In sintesi questa teoria, peraltro funzionale al progetto della “Grande Israele”, prevede:
1. Deterrenza attraverso la devastazione: l’idea è che la distruzione massiccia crea una “memoria del dolore” nel nemico, rendendolo riluttante a ripetere l’aggressione.
2. Sproporzionalità deliberata: l’obiettivo non è solo neutralizzare la minaccia immediata, ma cambiare la logica del conflitto rendendo un futuro attacco inaccettabile per il nemico.
3. Colpire infrastrutture civili strategiche: perché nelle guerre moderne i confini tra civili e combattenti sono spesso sfumati (specialmente con milizie come Hezbollah o Hamas che operano da aree civili).
4. Risposta immediata e schiacciante: nessuna escalation graduale, si passa subito a un livello di forza superiore, per chiudere il conflitto rapidamente.
Sperimentata nel 2006 in Libano, la Dottrina Dahyia è stata poi applicata anche nell’operazione “Piombo Fuso” (2008-2009) ed è tuttora in uso a Gaza da ben due anni. Qui azioni distruttive si sono accompagnate ad azioni mirate, contro per esempio chi poteva raccontare sul terreno queste atrocità: parliamo dei circa 270 giornalisti uccisi proprio grazie alle applicazioni militari dell’A.I. che hanno guidato i droni perfino all’interno degli edifici, percorrendo scale e attraversando corridoi per colpire chirurgicamente o con “effetti collaterali” che Israele ha sempre definito come inevitabili o, comunque, accettabili.

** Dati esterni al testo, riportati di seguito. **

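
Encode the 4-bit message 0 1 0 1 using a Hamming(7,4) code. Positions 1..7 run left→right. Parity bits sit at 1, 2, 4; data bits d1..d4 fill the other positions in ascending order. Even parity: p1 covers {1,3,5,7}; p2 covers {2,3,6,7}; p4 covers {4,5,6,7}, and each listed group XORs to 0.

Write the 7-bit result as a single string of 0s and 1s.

Place data at non-parity positions: p1 p2 0 p4 1 0 1
p1 (pos 1,3,5,7): XOR of data positions = 0⊕1⊕1 = 0
p2 (pos 2,3,6,7): XOR of data positions = 0⊕0⊕1 = 1
p4 (pos 4,5,6,7): XOR of data positions = 1⊕0⊕1 = 0
Codeword: 0100101

0100101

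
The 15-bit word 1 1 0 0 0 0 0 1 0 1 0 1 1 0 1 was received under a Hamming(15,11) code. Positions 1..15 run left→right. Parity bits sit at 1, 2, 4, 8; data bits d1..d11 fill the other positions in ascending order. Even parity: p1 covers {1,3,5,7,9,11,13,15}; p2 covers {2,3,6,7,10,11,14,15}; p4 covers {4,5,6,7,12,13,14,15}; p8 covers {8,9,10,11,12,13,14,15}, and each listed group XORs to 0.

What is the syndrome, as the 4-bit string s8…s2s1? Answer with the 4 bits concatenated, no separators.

1111

s1 (pos 1,3,5,7,9,11,13,15): 1⊕0⊕0⊕0⊕0⊕0⊕1⊕1 = 1
s2 (pos 2,3,6,7,10,11,14,15): 1⊕0⊕0⊕0⊕1⊕0⊕0⊕1 = 1
s4 (pos 4,5,6,7,12,13,14,15): 0⊕0⊕0⊕0⊕1⊕1⊕0⊕1 = 1
s8 (pos 8,9,10,11,12,13,14,15): 1⊕0⊕1⊕0⊕1⊕1⊕0⊕1 = 1
Syndrome s8…s1 = 1111 → error at position 15.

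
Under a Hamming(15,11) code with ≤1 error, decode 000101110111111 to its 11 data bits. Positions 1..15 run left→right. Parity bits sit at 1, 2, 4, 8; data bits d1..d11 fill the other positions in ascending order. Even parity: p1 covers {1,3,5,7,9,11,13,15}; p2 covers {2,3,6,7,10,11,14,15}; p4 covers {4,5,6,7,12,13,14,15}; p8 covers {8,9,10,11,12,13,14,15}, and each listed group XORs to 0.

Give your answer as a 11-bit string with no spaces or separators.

00110110111

s1 (pos 1,3,5,7,9,11,13,15): 0⊕0⊕0⊕1⊕0⊕1⊕1⊕1 = 0
s2 (pos 2,3,6,7,10,11,14,15): 0⊕0⊕1⊕1⊕1⊕1⊕1⊕1 = 0
s4 (pos 4,5,6,7,12,13,14,15): 1⊕0⊕1⊕1⊕1⊕1⊕1⊕1 = 1
s8 (pos 8,9,10,11,12,13,14,15): 1⊕0⊕1⊕1⊕1⊕1⊕1⊕1 = 1
Syndrome s8…s1 = 1100 → error at position 12.
Flip position 12: 000101110111111 → 000101110110111
Read data bits from positions 3,5,6,7,9,10,11,12,13,14,15: 00110110111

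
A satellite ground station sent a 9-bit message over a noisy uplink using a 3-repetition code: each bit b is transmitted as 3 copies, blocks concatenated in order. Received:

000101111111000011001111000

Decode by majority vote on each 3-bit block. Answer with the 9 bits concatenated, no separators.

Block 1 (000): 0 ones → 0
Block 2 (101): 2 ones → 1
Block 3 (111): 3 ones → 1
Block 4 (111): 3 ones → 1
Block 5 (000): 0 ones → 0
Block 6 (011): 2 ones → 1
Block 7 (001): 1 one → 0
Block 8 (111): 3 ones → 1
Block 9 (000): 0 ones → 0

011101010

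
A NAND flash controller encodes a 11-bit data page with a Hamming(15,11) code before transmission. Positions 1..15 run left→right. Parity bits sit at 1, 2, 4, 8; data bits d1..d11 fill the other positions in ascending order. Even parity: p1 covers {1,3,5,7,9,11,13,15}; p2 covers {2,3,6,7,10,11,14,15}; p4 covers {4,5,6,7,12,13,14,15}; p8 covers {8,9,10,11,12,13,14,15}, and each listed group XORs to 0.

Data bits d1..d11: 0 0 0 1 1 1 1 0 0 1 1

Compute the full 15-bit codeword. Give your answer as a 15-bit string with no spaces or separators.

Place data at non-parity positions: p1 p2 0 p4 0 0 1 p8 1 1 1 0 0 1 1
p1 (pos 1,3,5,7,9,11,13,15): XOR of data positions = 0⊕0⊕1⊕1⊕1⊕0⊕1 = 0
p2 (pos 2,3,6,7,10,11,14,15): XOR of data positions = 0⊕0⊕1⊕1⊕1⊕1⊕1 = 1
p4 (pos 4,5,6,7,12,13,14,15): XOR of data positions = 0⊕0⊕1⊕0⊕0⊕1⊕1 = 1
p8 (pos 8,9,10,11,12,13,14,15): XOR of data positions = 1⊕1⊕1⊕0⊕0⊕1⊕1 = 1
Codeword: 010100111110011

010100111110011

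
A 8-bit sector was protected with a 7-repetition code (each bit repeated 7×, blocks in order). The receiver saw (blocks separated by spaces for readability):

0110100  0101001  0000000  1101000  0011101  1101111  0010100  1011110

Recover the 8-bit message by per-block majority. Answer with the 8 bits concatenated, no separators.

Block 1 (0110100): 3 ones → 0
Block 2 (0101001): 3 ones → 0
Block 3 (0000000): 0 ones → 0
Block 4 (1101000): 3 ones → 0
Block 5 (0011101): 4 ones → 1
Block 6 (1101111): 6 ones → 1
Block 7 (0010100): 2 ones → 0
Block 8 (1011110): 5 ones → 1

00001101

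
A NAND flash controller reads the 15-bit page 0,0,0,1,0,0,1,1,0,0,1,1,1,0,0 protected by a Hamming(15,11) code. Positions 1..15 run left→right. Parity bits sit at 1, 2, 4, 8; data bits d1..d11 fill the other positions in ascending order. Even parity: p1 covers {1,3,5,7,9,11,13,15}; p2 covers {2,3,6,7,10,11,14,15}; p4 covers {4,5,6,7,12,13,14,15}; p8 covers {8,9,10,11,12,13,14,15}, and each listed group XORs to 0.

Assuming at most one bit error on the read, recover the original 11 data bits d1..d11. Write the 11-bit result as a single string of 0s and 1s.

s1 (pos 1,3,5,7,9,11,13,15): 0⊕0⊕0⊕1⊕0⊕1⊕1⊕0 = 1
s2 (pos 2,3,6,7,10,11,14,15): 0⊕0⊕0⊕1⊕0⊕1⊕0⊕0 = 0
s4 (pos 4,5,6,7,12,13,14,15): 1⊕0⊕0⊕1⊕1⊕1⊕0⊕0 = 0
s8 (pos 8,9,10,11,12,13,14,15): 1⊕0⊕0⊕1⊕1⊕1⊕0⊕0 = 0
Syndrome s8…s1 = 0001 → error at position 1.
Flip position 1: 000100110011100 → 100100110011100
Read data bits from positions 3,5,6,7,9,10,11,12,13,14,15: 00010011100

00010011100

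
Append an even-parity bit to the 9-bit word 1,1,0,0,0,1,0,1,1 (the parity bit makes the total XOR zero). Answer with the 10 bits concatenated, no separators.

XOR of the 9 data bits: 1⊕1⊕0⊕0⊕0⊕1⊕0⊕1⊕1 = 1
Parity bit = 1 (so all 10 bits XOR to 0).

1100010111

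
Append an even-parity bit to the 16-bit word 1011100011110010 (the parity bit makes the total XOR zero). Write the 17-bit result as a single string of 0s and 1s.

10111000111100101

XOR of the 16 data bits: 1⊕0⊕1⊕1⊕1⊕0⊕0⊕0⊕1⊕1⊕1⊕1⊕0⊕0⊕1⊕0 = 1
Parity bit = 1 (so all 17 bits XOR to 0).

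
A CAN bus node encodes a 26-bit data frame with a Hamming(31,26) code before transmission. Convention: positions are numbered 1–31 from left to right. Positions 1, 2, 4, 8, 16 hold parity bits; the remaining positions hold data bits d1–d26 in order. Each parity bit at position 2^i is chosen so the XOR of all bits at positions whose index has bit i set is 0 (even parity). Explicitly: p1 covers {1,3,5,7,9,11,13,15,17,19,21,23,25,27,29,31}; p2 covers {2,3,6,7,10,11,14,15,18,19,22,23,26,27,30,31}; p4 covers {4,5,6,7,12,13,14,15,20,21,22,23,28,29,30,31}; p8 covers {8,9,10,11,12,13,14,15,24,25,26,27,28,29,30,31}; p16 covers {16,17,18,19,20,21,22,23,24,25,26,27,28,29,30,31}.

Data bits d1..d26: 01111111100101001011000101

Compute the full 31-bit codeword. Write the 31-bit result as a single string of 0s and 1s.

Place data at non-parity positions: p1 p2 0 p4 1 1 1 p8 1 1 1 1 1 0 0 p16 1 0 1 0 0 1 0 1 1 0 0 0 1 0 1
p1 (pos 1,3,5,7,9,11,13,15,17,19,21,23,25,27,29,31): XOR of data positions = 0⊕1⊕1⊕1⊕1⊕1⊕0⊕1⊕1⊕0⊕0⊕1⊕0⊕1⊕1 = 0
p2 (pos 2,3,6,7,10,11,14,15,18,19,22,23,26,27,30,31): XOR of data positions = 0⊕1⊕1⊕1⊕1⊕0⊕0⊕0⊕1⊕1⊕0⊕0⊕0⊕0⊕1 = 1
p4 (pos 4,5,6,7,12,13,14,15,20,21,22,23,28,29,30,31): XOR of data positions = 1⊕1⊕1⊕1⊕1⊕0⊕0⊕0⊕0⊕1⊕0⊕0⊕1⊕0⊕1 = 0
p8 (pos 8,9,10,11,12,13,14,15,24,25,26,27,28,29,30,31): XOR of data positions = 1⊕1⊕1⊕1⊕1⊕0⊕0⊕1⊕1⊕0⊕0⊕0⊕1⊕0⊕1 = 1
p16 (pos 16,17,18,19,20,21,22,23,24,25,26,27,28,29,30,31): XOR of data positions = 1⊕0⊕1⊕0⊕0⊕1⊕0⊕1⊕1⊕0⊕0⊕0⊕1⊕0⊕1 = 1
Codeword: 0100111111111001101001011000101

0100111111111001101001011000101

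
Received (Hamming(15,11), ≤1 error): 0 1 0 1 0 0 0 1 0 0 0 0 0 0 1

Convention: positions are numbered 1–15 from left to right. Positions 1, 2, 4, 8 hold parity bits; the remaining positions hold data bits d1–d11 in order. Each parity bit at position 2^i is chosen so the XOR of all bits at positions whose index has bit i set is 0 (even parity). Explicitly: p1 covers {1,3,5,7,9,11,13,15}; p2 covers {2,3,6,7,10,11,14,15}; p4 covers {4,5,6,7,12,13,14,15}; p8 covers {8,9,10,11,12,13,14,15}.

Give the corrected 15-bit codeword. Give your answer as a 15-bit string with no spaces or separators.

s1 (pos 1,3,5,7,9,11,13,15): 0⊕0⊕0⊕0⊕0⊕0⊕0⊕1 = 1
s2 (pos 2,3,6,7,10,11,14,15): 1⊕0⊕0⊕0⊕0⊕0⊕0⊕1 = 0
s4 (pos 4,5,6,7,12,13,14,15): 1⊕0⊕0⊕0⊕0⊕0⊕0⊕1 = 0
s8 (pos 8,9,10,11,12,13,14,15): 1⊕0⊕0⊕0⊕0⊕0⊕0⊕1 = 0
Syndrome s8…s1 = 0001 → error at position 1.
Flip position 1: 010100010000001 → 110100010000001

110100010000001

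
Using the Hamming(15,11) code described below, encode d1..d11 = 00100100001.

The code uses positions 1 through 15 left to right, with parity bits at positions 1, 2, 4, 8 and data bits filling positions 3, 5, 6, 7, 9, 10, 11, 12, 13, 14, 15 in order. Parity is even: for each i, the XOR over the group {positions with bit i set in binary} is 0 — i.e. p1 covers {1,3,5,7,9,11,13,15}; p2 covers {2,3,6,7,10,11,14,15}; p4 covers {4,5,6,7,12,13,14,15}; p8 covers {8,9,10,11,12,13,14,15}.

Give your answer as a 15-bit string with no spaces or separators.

Place data at non-parity positions: p1 p2 0 p4 0 1 0 p8 0 1 0 0 0 0 1
p1 (pos 1,3,5,7,9,11,13,15): XOR of data positions = 0⊕0⊕0⊕0⊕0⊕0⊕1 = 1
p2 (pos 2,3,6,7,10,11,14,15): XOR of data positions = 0⊕1⊕0⊕1⊕0⊕0⊕1 = 1
p4 (pos 4,5,6,7,12,13,14,15): XOR of data positions = 0⊕1⊕0⊕0⊕0⊕0⊕1 = 0
p8 (pos 8,9,10,11,12,13,14,15): XOR of data positions = 0⊕1⊕0⊕0⊕0⊕0⊕1 = 0
Codeword: 110001000100001

110001000100001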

Al Cybertech svoltosi a Roma parecchie centinaia di operatori del settore giravano senza sosta, spostandosi da una chiacchiera all’altra e da uno stand all’altro e facendo incetta dei soliti gadget da portare a casa a mogli e figli. E’ stato difficile scorgere nei loro volti auto-compiacenti e sorridenti, dietro le loro divise da manager alla moda, il profilo del “collaborazionista”, ma se questa fiera delle vanità ha in qualche modo rappresentato anche la banalità del male, quella che può nascondersi dietro una tastiera che fa sgorgare del sangue a distanza telematica, allora si può dire che l’impresa è riuscita. Fuori dalla nuvola di Fuksas, il panorama da day-after dell’immensa zona rossa imposta dalla Questura di Roma, dal laghetto dell’EUR fino all’obelisco e dintorni, testimoniava invece la bellezza di un mondo reale messo in pericolo dai costruttori del mondo virtuale.